Eliseu Cassamá

Personal information
- Full name: Eliseu Mendja Nadjack Soares Cassamá
- Date of birth: 6 February 1994 (age 32)
- Place of birth: Bissau, Guinea-Bissau
- Height: 1.84 m (6 ft 0 in)
- Position: Right-back

Team information
- Current team: Langenthal

Youth career
- 2010–2011: Ribeirão
- 2011–2013: Benfica

Senior career*
- Years: Team / Apps / (Gls)
- 2013–2014: Joane / 25 / (2)
- 2014–2016: Reus / 50 / (0)
- 2016–2020: Rio Ave / 41 / (0)
- 2020–2023: Grasshoppers / 10 / (0)
- 2021–2022: Grasshoppers B / 15 / (0)
- 2024: Langenthal
- 2024–2025: Schaffhausen / 25 / (4)
- 2025–: Langenthal / 22 / (1)

International career
- 2014: Portugal U20 / 1 / (0)
- 2018–2019: Guinea-Bissau / 7 / (0)

= Eliseu Cassamá =

Guinea-Bissauan footballer

Eliseu Mendja Nadjack Soares Cassamá (born 6 February 1994) is a Bissau-Guinean professional footballer who plays as a right-back for Swiss club Langenthal.

==Club career==
===Early career===
Born in Bissau, Guinea-Bissau, Cassamá started playing organised football in Portugal, his first youth team being G.D. Ribeirão. His senior debut was made in the third division, with G.D. Joane.

In summer 2014, Cassamá signed with Spanish club CF Reus Deportiu, quickly becoming first choice as well as a fan favourite. He contributed 17 games in his second season – play-offs included – helping the side reach Segunda División for the first time in their 107-year history.

===Rio Ave===
Cassamá returned to Portugal for the 2016–17 campaign, joining Rio Ave F.C. of the Primeira Liga on a five-year contract. He made his debut as a professional on 28 July 2016, playing the full 90 minutes in a 0–0 away draw against SK Slavia Prague in the last qualifying round of the UEFA Europa League. He also started in the second leg, being sent off for two yellow cards late into the first half as the match ended 1–1.

Cassamá missed the entire 2019–20, after suffering an injury to his right knee in training.

===Grasshoppers===
On 29 August 2020, Cassamá agreed to a one-year deal at Swiss Challenge League's Grasshopper Club Zürich. He played his first match on 18 September, providing one assist in a 3–2 win over FC Winterthur; he missed most of his debut season, however, due to a patellar tendon rupture ailment.

Cassamá started the following campaign with the reserve team in the 1. Liga in order to regain match fitness, returning to the main squad ahead of 2022–23. He made his Super League debut on 13 August, in a 2–2 draw at FC Sion.

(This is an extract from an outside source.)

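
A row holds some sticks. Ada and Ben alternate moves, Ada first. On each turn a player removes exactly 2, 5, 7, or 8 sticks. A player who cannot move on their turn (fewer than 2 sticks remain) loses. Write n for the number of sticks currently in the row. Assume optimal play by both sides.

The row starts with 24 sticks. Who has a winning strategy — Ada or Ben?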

Cassamá injured his patella again in October 2022, this time in training. The following 25 May, Grasshoppers announced that his contract would not be extended.

===Later career===
On 11 August 2024, Cassamá signed for Swiss second-tier club FC Schaffhausen.

==International career==
Cassamá earned one cap for the Portugal under-20 team, during a 2–0 friendly win over the Slovakia under-21s in February 2014. He made his debut for his native Guinea-Bissau on 22 March 2018, starting the 2–0 defeat to Burkina Faso in another exhibition game.

Manager Baciro Candé named Cassamá in the 23-man squad for the 2019 Africa Cup of Nations in Egypt. He played the opening 2–0 loss against Cameroon on 25 June, and was replaced by Nanu for the rest of the group-stage elimination.